La bataille de Solférino
La bataille de Solférino est un film bien imparfait, mais contrairement au flop pas chic de Tip top, il a le mérite de vouloir bien faire.
Le système que met en place la réalisatrice Justine Triet est diabolique : tourner un film dans la rue, lors d'un événement mémorable (l'élection de François Hollande). On voit la difficulté de la chose : toutes les scènes prévues dans le script pour ce jour-là doivent être tournées ce jour-là, quoiqu'il arrive.
D'où évidemment une pression maximale ce 6 mai 2012, avec un nombre de caméra impressionnant et un nombre d'heures de tournage excédant probablement les limites du droit du travail (mais comme il ne s'agit pas de Kechiche, on ne dira rien). Le concept permet en plus de bénéficier de la puissance de 10000 figurants ... gratuitement !

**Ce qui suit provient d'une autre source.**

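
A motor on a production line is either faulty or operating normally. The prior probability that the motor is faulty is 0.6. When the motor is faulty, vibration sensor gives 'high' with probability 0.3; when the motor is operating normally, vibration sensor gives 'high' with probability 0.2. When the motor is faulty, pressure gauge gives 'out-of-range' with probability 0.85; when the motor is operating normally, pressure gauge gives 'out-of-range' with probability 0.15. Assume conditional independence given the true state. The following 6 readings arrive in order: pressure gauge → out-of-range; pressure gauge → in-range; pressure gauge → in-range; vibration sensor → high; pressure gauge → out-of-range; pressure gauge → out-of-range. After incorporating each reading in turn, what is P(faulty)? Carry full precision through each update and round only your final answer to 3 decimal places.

After pressure gauge='out-of-range': P(faulty) = 0.85·0.6000 / (0.85·0.6000 + 0.15·0.4000) ≈ 0.8947
After pressure gauge='in-range': P(faulty) = 0.15·0.8947 / (0.15·0.8947 + 0.85·0.1053) ≈ 0.6000
After pressure gauge='in-range': P(faulty) = 0.15·0.6000 / (0.15·0.6000 + 0.85·0.4000) ≈ 0.2093
After vibration sensor='high': P(faulty) = 0.3·0.2093 / (0.3·0.2093 + 0.2·0.7907) ≈ 0.2842
After pressure gauge='out-of-range': P(faulty) = 0.85·0.2842 / (0.85·0.2842 + 0.15·0.7158) ≈ 0.6923
After pressure gauge='out-of-range': P(faulty) = 0.85·0.6923 / (0.85·0.6923 + 0.15·0.3077) ≈ 0.9273

0.927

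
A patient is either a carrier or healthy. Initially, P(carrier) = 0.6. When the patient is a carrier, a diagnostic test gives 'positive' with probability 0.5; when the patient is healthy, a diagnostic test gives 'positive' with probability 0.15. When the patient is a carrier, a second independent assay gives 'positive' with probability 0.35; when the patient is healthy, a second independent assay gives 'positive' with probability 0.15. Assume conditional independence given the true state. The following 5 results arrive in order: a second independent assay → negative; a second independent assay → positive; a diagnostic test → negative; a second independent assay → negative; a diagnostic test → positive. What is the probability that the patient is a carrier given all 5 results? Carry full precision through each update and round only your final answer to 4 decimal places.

0.8005

After a second independent assay='negative': P(carrier) = 0.65·0.6000 / (0.65·0.6000 + 0.85·0.4000) ≈ 0.5342
After a second independent assay='positive': P(carrier) = 0.35·0.5342 / (0.35·0.5342 + 0.15·0.4658) ≈ 0.7280
After a diagnostic test='negative': P(carrier) = 0.5·0.7280 / (0.5·0.7280 + 0.85·0.2720) ≈ 0.6116
After a second independent assay='negative': P(carrier) = 0.65·0.6116 / (0.65·0.6116 + 0.85·0.3884) ≈ 0.5463
After a diagnostic test='positive': P(carrier) = 0.5·0.5463 / (0.5·0.5463 + 0.15·0.4537) ≈ 0.8005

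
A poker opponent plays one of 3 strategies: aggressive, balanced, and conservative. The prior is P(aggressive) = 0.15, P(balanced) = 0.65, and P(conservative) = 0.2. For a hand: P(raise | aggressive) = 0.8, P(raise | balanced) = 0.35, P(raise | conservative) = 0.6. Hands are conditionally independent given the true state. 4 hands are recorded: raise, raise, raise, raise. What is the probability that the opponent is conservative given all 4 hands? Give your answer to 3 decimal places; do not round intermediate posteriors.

0.267

After 'raise': normaliser = 0.8·0.1500 + 0.35·0.6500 + 0.6·0.2000; P(aggressive) ≈ 0.2567, P(balanced) ≈ 0.4866, P(conservative) ≈ 0.2567
After 'raise': normaliser = 0.8·0.2567 + 0.35·0.4866 + 0.6·0.2567; P(aggressive) ≈ 0.3877, P(balanced) ≈ 0.3216, P(conservative) ≈ 0.2908
After 'raise': normaliser = 0.8·0.3877 + 0.35·0.3216 + 0.6·0.2908; P(aggressive) ≈ 0.5194, P(balanced) ≈ 0.1885, P(conservative) ≈ 0.2922
After 'raise': normaliser = 0.8·0.5194 + 0.35·0.1885 + 0.6·0.2922; P(aggressive) ≈ 0.6327, P(balanced) ≈ 0.1004, P(conservative) ≈ 0.2669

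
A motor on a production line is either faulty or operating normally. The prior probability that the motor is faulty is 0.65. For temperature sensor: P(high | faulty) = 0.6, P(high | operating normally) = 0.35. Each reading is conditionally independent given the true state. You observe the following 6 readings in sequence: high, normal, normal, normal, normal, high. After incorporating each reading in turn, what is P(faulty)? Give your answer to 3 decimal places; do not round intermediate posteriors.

0.439

After 'high': P(faulty) = 0.6·0.6500 / (0.6·0.6500 + 0.35·0.3500) ≈ 0.7610
After 'normal': P(faulty) = 0.4·0.7610 / (0.4·0.7610 + 0.65·0.2390) ≈ 0.6621
After 'normal': P(faulty) = 0.4·0.6621 / (0.4·0.6621 + 0.65·0.3379) ≈ 0.5466
After 'normal': P(faulty) = 0.4·0.5466 / (0.4·0.5466 + 0.65·0.4534) ≈ 0.4259
After 'normal': P(faulty) = 0.4·0.4259 / (0.4·0.4259 + 0.65·0.5741) ≈ 0.3135
After 'high': P(faulty) = 0.6·0.3135 / (0.6·0.3135 + 0.35·0.6865) ≈ 0.4391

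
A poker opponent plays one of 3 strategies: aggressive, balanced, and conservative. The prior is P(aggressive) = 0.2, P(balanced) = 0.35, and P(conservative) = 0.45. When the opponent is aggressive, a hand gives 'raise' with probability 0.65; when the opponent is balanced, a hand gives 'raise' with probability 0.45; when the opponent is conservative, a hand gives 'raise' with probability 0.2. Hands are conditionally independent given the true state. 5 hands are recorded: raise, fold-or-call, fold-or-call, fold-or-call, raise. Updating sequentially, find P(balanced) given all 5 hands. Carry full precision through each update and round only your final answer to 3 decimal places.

0.479

After 'raise': normaliser = 0.65·0.2000 + 0.45·0.3500 + 0.2·0.4500; P(aggressive) ≈ 0.3444, P(balanced) ≈ 0.4172, P(conservative) ≈ 0.2384
After 'fold-or-call': normaliser = 0.35·0.3444 + 0.55·0.4172 + 0.8·0.2384; P(aggressive) ≈ 0.2229, P(balanced) ≈ 0.4244, P(conservative) ≈ 0.3527
After 'fold-or-call': normaliser = 0.35·0.2229 + 0.55·0.4244 + 0.8·0.3527; P(aggressive) ≈ 0.1314, P(balanced) ≈ 0.3932, P(conservative) ≈ 0.4754
After 'fold-or-call': normaliser = 0.35·0.1314 + 0.55·0.3932 + 0.8·0.4754; P(aggressive) ≈ 0.0716, P(balanced) ≈ 0.3366, P(conservative) ≈ 0.5918
After 'raise': normaliser = 0.65·0.0716 + 0.45·0.3366 + 0.2·0.5918; P(aggressive) ≈ 0.1471, P(balanced) ≈ 0.4787, P(conservative) ≈ 0.3742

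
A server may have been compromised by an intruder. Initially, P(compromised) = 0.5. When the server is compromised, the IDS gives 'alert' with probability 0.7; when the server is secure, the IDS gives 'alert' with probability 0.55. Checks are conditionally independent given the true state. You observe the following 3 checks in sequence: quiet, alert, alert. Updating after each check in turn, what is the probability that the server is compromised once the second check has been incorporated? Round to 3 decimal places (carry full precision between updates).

0.459

Each posterior becomes the prior for the next update.
After 'quiet': P(compromised) = 0.3·0.5000 / (0.3·0.5000 + 0.45·0.5000) ≈ 0.4000
After 'alert': P(compromised) = 0.7·0.4000 / (0.7·0.4000 + 0.55·0.6000) ≈ 0.4590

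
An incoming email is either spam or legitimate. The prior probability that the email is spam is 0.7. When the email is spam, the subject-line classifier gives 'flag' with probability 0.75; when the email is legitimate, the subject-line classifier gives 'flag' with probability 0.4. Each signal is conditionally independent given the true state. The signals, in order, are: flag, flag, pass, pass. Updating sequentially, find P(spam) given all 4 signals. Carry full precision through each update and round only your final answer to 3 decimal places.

0.587

Each posterior becomes the prior for the next update.
After 'flag': P(spam) = 0.75·0.7000 / (0.75·0.7000 + 0.4·0.3000) ≈ 0.8140
After 'flag': P(spam) = 0.75·0.8140 / (0.75·0.8140 + 0.4·0.1860) ≈ 0.8913
After 'pass': P(spam) = 0.25·0.8913 / (0.25·0.8913 + 0.6·0.1087) ≈ 0.7737
After 'pass': P(spam) = 0.25·0.7737 / (0.25·0.7737 + 0.6·0.2263) ≈ 0.5875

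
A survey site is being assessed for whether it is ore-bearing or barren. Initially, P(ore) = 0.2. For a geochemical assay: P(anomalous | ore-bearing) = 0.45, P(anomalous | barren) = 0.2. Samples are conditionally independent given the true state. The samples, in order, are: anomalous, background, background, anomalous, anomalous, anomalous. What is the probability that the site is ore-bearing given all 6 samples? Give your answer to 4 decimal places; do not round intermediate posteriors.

0.7518

Each posterior becomes the prior for the next update.
After 'anomalous': P(ore) = 0.45·0.2000 / (0.45·0.2000 + 0.2·0.8000) ≈ 0.3600
After 'background': P(ore) = 0.55·0.3600 / (0.55·0.3600 + 0.8·0.6400) ≈ 0.2789
After 'background': P(ore) = 0.55·0.2789 / (0.55·0.2789 + 0.8·0.7211) ≈ 0.2100
After 'anomalous': P(ore) = 0.45·0.2100 / (0.45·0.2100 + 0.2·0.7900) ≈ 0.3743
After 'anomalous': P(ore) = 0.45·0.3743 / (0.45·0.3743 + 0.2·0.6257) ≈ 0.5737
After 'anomalous': P(ore) = 0.45·0.5737 / (0.45·0.5737 + 0.2·0.4263) ≈ 0.7518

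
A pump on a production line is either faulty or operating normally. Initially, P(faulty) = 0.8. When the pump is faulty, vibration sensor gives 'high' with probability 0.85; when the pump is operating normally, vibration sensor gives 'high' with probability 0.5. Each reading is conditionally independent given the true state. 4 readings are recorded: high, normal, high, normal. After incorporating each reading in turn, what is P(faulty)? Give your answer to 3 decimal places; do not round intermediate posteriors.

After 'high': P(faulty) = 0.85·0.8000 / (0.85·0.8000 + 0.5·0.2000) ≈ 0.8718
After 'normal': P(faulty) = 0.15·0.8718 / (0.15·0.8718 + 0.5·0.1282) ≈ 0.6711
After 'high': P(faulty) = 0.85·0.6711 / (0.85·0.6711 + 0.5·0.3289) ≈ 0.7762
After 'normal': P(faulty) = 0.15·0.7762 / (0.15·0.7762 + 0.5·0.2238) ≈ 0.5099

0.510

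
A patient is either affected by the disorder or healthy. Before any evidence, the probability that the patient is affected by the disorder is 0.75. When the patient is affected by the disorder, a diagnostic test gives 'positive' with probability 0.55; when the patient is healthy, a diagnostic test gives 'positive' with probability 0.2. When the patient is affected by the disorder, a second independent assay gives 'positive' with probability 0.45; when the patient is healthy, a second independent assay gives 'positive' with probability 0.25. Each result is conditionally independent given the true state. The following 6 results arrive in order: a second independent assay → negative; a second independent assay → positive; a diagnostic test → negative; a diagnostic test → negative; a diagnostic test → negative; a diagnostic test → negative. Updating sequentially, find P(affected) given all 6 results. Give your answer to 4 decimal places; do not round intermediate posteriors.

Apply Bayes' rule sequentially, carrying P(affected) forward.
After a second independent assay='negative': P(affected) = 0.55·0.7500 / (0.55·0.7500 + 0.75·0.2500) ≈ 0.6875
After a second independent assay='positive': P(affected) = 0.45·0.6875 / (0.45·0.6875 + 0.25·0.3125) ≈ 0.7984
After a diagnostic test='negative': P(affected) = 0.45·0.7984 / (0.45·0.7984 + 0.8·0.2016) ≈ 0.6902
After a diagnostic test='negative': P(affected) = 0.45·0.6902 / (0.45·0.6902 + 0.8·0.3098) ≈ 0.5561
After a diagnostic test='negative': P(affected) = 0.45·0.5561 / (0.45·0.5561 + 0.8·0.4439) ≈ 0.4134
After a diagnostic test='negative': P(affected) = 0.45·0.4134 / (0.45·0.4134 + 0.8·0.5866) ≈ 0.2839

0.2839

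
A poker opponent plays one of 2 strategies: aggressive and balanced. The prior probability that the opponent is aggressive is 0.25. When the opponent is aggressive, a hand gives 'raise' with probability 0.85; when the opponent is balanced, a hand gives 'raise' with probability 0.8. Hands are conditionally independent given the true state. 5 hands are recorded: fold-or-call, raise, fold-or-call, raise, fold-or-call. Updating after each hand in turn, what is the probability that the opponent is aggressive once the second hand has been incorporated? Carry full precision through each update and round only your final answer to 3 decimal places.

0.210

After 'fold-or-call': P(aggressive) = 0.15·0.2500 / (0.15·0.2500 + 0.2·0.7500) ≈ 0.2000
After 'raise': P(aggressive) = 0.85·0.2000 / (0.85·0.2000 + 0.8·0.8000) ≈ 0.2099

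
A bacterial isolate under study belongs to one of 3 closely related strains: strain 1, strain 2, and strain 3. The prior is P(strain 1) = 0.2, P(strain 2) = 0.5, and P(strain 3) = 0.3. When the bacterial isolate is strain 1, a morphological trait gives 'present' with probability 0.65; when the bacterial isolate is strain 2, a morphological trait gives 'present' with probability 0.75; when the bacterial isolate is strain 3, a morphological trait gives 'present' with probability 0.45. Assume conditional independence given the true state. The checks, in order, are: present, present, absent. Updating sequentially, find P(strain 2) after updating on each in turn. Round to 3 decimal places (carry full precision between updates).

0.527

After 'present': normaliser = 0.65·0.2000 + 0.75·0.5000 + 0.45·0.3000; P(strain 1) ≈ 0.2031, P(strain 2) ≈ 0.5859, P(strain 3) ≈ 0.2109
After 'present': normaliser = 0.65·0.2031 + 0.75·0.5859 + 0.45·0.2109; P(strain 1) ≈ 0.1981, P(strain 2) ≈ 0.6594, P(strain 3) ≈ 0.1424
After 'absent': normaliser = 0.35·0.1981 + 0.25·0.6594 + 0.55·0.1424; P(strain 1) ≈ 0.2219, P(strain 2) ≈ 0.5275, P(strain 3) ≈ 0.2507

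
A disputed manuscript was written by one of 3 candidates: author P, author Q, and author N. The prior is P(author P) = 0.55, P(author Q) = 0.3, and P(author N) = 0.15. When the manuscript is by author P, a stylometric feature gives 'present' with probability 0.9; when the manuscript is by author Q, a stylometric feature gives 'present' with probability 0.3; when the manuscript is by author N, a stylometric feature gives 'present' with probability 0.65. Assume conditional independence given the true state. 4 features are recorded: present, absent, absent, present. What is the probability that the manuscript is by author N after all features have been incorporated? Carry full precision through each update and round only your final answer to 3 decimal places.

0.305

After 'present': normaliser = 0.9·0.5500 + 0.3·0.3000 + 0.65·0.1500; P(author P) ≈ 0.7253, P(author Q) ≈ 0.1319, P(author N) ≈ 0.1429
After 'absent': normaliser = 0.1·0.7253 + 0.7·0.1319 + 0.35·0.1429; P(author P) ≈ 0.3376, P(author Q) ≈ 0.4297, P(author N) ≈ 0.2327
After 'absent': normaliser = 0.1·0.3376 + 0.7·0.4297 + 0.35·0.2327; P(author P) ≈ 0.0812, P(author Q) ≈ 0.7230, P(author N) ≈ 0.1958
After 'present': normaliser = 0.9·0.0812 + 0.3·0.7230 + 0.65·0.1958; P(author P) ≈ 0.1751, P(author Q) ≈ 0.5199, P(author N) ≈ 0.3051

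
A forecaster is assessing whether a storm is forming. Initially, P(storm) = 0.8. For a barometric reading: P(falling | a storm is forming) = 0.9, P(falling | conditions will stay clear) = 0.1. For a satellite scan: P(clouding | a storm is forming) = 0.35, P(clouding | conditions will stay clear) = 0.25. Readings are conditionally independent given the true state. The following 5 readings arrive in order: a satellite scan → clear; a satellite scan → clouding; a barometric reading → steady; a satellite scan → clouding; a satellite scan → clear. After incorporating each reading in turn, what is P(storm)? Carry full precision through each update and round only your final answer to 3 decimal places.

After a satellite scan='clear': P(storm) = 0.65·0.8000 / (0.65·0.8000 + 0.75·0.2000) ≈ 0.7761
After a satellite scan='clouding': P(storm) = 0.35·0.7761 / (0.35·0.7761 + 0.25·0.2239) ≈ 0.8292
After a barometric reading='steady': P(storm) = 0.1·0.8292 / (0.1·0.8292 + 0.9·0.1708) ≈ 0.3503
After a satellite scan='clouding': P(storm) = 0.35·0.3503 / (0.35·0.3503 + 0.25·0.6497) ≈ 0.4302
After a satellite scan='clear': P(storm) = 0.65·0.4302 / (0.65·0.4302 + 0.75·0.5698) ≈ 0.3955

0.396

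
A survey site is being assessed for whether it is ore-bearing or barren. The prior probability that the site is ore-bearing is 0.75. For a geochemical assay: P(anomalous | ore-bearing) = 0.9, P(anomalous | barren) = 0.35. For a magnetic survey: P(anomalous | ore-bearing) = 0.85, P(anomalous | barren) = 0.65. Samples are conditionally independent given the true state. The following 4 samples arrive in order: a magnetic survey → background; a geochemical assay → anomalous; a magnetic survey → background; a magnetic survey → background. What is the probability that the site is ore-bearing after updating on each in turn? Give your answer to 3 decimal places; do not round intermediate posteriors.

After a magnetic survey='background': P(ore) = 0.15·0.7500 / (0.15·0.7500 + 0.35·0.2500) ≈ 0.5625
After a geochemical assay='anomalous': P(ore) = 0.9·0.5625 / (0.9·0.5625 + 0.35·0.4375) ≈ 0.7678
After a magnetic survey='background': P(ore) = 0.15·0.7678 / (0.15·0.7678 + 0.35·0.2322) ≈ 0.5862
After a magnetic survey='background': P(ore) = 0.15·0.5862 / (0.15·0.5862 + 0.35·0.4138) ≈ 0.3778

0.378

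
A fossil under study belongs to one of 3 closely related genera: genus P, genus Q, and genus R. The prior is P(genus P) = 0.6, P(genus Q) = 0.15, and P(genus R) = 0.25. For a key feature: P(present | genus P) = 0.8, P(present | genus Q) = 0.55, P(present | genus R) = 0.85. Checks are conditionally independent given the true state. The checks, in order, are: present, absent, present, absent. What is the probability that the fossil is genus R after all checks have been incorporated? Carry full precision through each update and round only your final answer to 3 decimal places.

0.142

After 'present': normaliser = 0.8·0.6000 + 0.55·0.1500 + 0.85·0.2500; P(genus P) ≈ 0.6194, P(genus Q) ≈ 0.1065, P(genus R) ≈ 0.2742
After 'absent': normaliser = 0.2·0.6194 + 0.45·0.1065 + 0.15·0.2742; P(genus P) ≈ 0.5818, P(genus Q) ≈ 0.2250, P(genus R) ≈ 0.1932
After 'present': normaliser = 0.8·0.5818 + 0.55·0.2250 + 0.85·0.1932; P(genus P) ≈ 0.6178, P(genus Q) ≈ 0.1643, P(genus R) ≈ 0.2179
After 'absent': normaliser = 0.2·0.6178 + 0.45·0.1643 + 0.15·0.2179; P(genus P) ≈ 0.5368, P(genus Q) ≈ 0.3211, P(genus R) ≈ 0.1420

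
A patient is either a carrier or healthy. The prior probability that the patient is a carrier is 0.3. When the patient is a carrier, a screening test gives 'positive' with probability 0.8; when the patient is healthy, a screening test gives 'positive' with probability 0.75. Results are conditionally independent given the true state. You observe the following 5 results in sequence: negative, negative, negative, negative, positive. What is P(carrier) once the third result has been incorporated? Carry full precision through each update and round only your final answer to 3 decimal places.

0.180

Each posterior becomes the prior for the next update.
After 'negative': P(carrier) = 0.2·0.3000 / (0.2·0.3000 + 0.25·0.7000) ≈ 0.2553
After 'negative': P(carrier) = 0.2·0.2553 / (0.2·0.2553 + 0.25·0.7447) ≈ 0.2152
After 'negative': P(carrier) = 0.2·0.2152 / (0.2·0.2152 + 0.25·0.7848) ≈ 0.1799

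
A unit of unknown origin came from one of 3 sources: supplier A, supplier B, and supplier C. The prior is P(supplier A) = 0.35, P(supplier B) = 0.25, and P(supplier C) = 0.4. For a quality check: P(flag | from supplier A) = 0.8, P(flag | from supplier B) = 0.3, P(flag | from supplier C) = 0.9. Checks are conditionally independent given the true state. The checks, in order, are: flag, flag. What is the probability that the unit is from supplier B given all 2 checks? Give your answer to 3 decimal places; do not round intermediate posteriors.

0.039

After 'flag': normaliser = 0.8·0.3500 + 0.3·0.2500 + 0.9·0.4000; P(supplier A) ≈ 0.3916, P(supplier B) ≈ 0.1049, P(supplier C) ≈ 0.5035
After 'flag': normaliser = 0.8·0.3916 + 0.3·0.1049 + 0.9·0.5035; P(supplier A) ≈ 0.3926, P(supplier B) ≈ 0.0394, P(supplier C) ≈ 0.5679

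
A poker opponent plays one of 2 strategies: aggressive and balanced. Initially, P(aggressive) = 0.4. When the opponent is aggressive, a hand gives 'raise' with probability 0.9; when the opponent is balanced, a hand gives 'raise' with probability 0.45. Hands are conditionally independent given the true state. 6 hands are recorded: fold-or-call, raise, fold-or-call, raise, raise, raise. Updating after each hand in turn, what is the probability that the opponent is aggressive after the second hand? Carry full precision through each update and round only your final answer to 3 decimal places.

0.195

After 'fold-or-call': P(aggressive) = 0.1·0.4000 / (0.1·0.4000 + 0.55·0.6000) ≈ 0.1081
After 'raise': P(aggressive) = 0.9·0.1081 / (0.9·0.1081 + 0.45·0.8919) ≈ 0.1951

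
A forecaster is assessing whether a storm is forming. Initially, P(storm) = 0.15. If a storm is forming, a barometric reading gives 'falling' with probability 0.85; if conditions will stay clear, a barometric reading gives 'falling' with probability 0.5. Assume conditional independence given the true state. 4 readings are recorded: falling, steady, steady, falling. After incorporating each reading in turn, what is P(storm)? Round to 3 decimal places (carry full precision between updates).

Apply Bayes' rule sequentially, carrying P(storm) forward.
After 'falling': P(storm) = 0.85·0.1500 / (0.85·0.1500 + 0.5·0.8500) ≈ 0.2308
After 'steady': P(storm) = 0.15·0.2308 / (0.15·0.2308 + 0.5·0.7692) ≈ 0.0826
After 'steady': P(storm) = 0.15·0.0826 / (0.15·0.0826 + 0.5·0.9174) ≈ 0.0263
After 'falling': P(storm) = 0.85·0.0263 / (0.85·0.0263 + 0.5·0.9737) ≈ 0.0439

0.044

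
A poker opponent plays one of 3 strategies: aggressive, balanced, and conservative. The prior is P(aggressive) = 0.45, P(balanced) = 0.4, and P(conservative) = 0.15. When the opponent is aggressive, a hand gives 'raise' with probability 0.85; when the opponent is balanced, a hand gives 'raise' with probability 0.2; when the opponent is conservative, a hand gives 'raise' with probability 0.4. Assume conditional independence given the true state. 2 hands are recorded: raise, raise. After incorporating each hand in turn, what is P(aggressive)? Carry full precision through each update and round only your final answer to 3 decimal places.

0.890

After 'raise': normaliser = 0.85·0.4500 + 0.2·0.4000 + 0.4·0.1500; P(aggressive) ≈ 0.7321, P(balanced) ≈ 0.1531, P(conservative) ≈ 0.1148
After 'raise': normaliser = 0.85·0.7321 + 0.2·0.1531 + 0.4·0.1148; P(aggressive) ≈ 0.8904, P(balanced) ≈ 0.0438, P(conservative) ≈ 0.0657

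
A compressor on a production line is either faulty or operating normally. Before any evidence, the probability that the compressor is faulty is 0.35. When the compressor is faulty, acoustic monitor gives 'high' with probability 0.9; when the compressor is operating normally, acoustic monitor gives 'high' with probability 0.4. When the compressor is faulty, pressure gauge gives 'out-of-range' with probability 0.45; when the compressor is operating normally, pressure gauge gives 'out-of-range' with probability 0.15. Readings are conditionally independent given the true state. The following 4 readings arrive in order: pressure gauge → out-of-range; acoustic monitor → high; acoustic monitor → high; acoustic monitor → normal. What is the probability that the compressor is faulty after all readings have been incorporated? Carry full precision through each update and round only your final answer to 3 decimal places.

0.577

After pressure gauge='out-of-range': P(faulty) = 0.45·0.3500 / (0.45·0.3500 + 0.15·0.6500) ≈ 0.6176
After acoustic monitor='high': P(faulty) = 0.9·0.6176 / (0.9·0.6176 + 0.4·0.3824) ≈ 0.7842
After acoustic monitor='high': P(faulty) = 0.9·0.7842 / (0.9·0.7842 + 0.4·0.2158) ≈ 0.8910
After acoustic monitor='normal': P(faulty) = 0.1·0.8910 / (0.1·0.8910 + 0.6·0.1090) ≈ 0.5768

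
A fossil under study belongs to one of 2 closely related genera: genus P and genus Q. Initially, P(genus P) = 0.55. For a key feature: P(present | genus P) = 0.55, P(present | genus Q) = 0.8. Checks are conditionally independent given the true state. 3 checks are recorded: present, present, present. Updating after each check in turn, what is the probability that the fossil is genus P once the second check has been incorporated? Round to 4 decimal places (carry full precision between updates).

After 'present': P(genus P) = 0.55·0.5500 / (0.55·0.5500 + 0.8·0.4500) ≈ 0.4566
After 'present': P(genus P) = 0.55·0.4566 / (0.55·0.4566 + 0.8·0.5434) ≈ 0.3662

0.3662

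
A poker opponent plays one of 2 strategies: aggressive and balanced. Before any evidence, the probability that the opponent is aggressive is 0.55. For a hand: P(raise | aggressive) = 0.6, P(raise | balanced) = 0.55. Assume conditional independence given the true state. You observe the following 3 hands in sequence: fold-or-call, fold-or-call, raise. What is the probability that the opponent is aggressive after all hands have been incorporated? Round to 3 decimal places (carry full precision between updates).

0.513

After 'fold-or-call': P(aggressive) = 0.4·0.5500 / (0.4·0.5500 + 0.45·0.4500) ≈ 0.5207
After 'fold-or-call': P(aggressive) = 0.4·0.5207 / (0.4·0.5207 + 0.45·0.4793) ≈ 0.4913
After 'raise': P(aggressive) = 0.6·0.4913 / (0.6·0.4913 + 0.55·0.5087) ≈ 0.5130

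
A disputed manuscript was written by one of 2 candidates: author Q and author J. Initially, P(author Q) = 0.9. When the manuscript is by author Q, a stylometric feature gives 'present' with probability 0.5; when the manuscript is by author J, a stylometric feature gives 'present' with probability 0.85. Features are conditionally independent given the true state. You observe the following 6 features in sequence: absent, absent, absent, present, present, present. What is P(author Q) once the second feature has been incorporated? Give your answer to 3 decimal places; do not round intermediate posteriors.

0.990

Apply Bayes' rule sequentially, carrying P(author Q) forward.
After 'absent': P(author Q) = 0.5·0.9000 / (0.5·0.9000 + 0.15·0.1000) ≈ 0.9677
After 'absent': P(author Q) = 0.5·0.9677 / (0.5·0.9677 + 0.15·0.0323) ≈ 0.9901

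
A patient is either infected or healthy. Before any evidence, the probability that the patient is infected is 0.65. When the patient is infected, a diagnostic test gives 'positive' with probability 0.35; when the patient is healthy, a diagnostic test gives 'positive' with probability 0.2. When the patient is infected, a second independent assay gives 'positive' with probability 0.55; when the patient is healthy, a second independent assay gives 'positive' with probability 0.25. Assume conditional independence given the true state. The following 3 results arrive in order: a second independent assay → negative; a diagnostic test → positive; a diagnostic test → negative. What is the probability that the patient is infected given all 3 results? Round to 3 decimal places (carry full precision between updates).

0.613

After a second independent assay='negative': P(infected) = 0.45·0.6500 / (0.45·0.6500 + 0.75·0.3500) ≈ 0.5270
After a diagnostic test='positive': P(infected) = 0.35·0.5270 / (0.35·0.5270 + 0.2·0.4730) ≈ 0.6610
After a diagnostic test='negative': P(infected) = 0.65·0.6610 / (0.65·0.6610 + 0.8·0.3390) ≈ 0.6131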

Les scènes d'extérieur sont donc sidérantes, et le fait d'avoir choisi le métier de journaliste pour l'actrice principale est une idée géniale. Laetitia Dosch est tout à fait crédible dans ce rôle.
Le film ne se résumerait qu'à une prouesse technique s'il ne séduisait pas également par son intrigue intelligemment agencée : un père dont on comprend qu'il a des problèmes psys tente de revoir ses enfants, mais son ex-femme l'en empêche par des moyens qui font douter de sa propre santé mentale (par exemple les emmener dans le tohu-bohu de Solférino).
Les scènes d'intérieurs sont étonnantes, jouées sur le fil par des acteurs inspirés dont on dirait qu'ils improvisent leurs répliques. C'est parfois drôle, souvent intéressant, mais la répétition de certaines phrases pourront aussi énerver ("Je sens une spirale d'angoisse, là"). La fin du film lui donne une dimension supplémentaire (le juriste, le copain, quelques silences qui paraissent assourdissants après les logorrhées de Macaigne).
A Cannes 2013 on peut dire que si le cinéma français a ouvert quelques fenêtres et fait souffler un vent frais dans les salles, c'est en grande partie grâce à Justine Triet.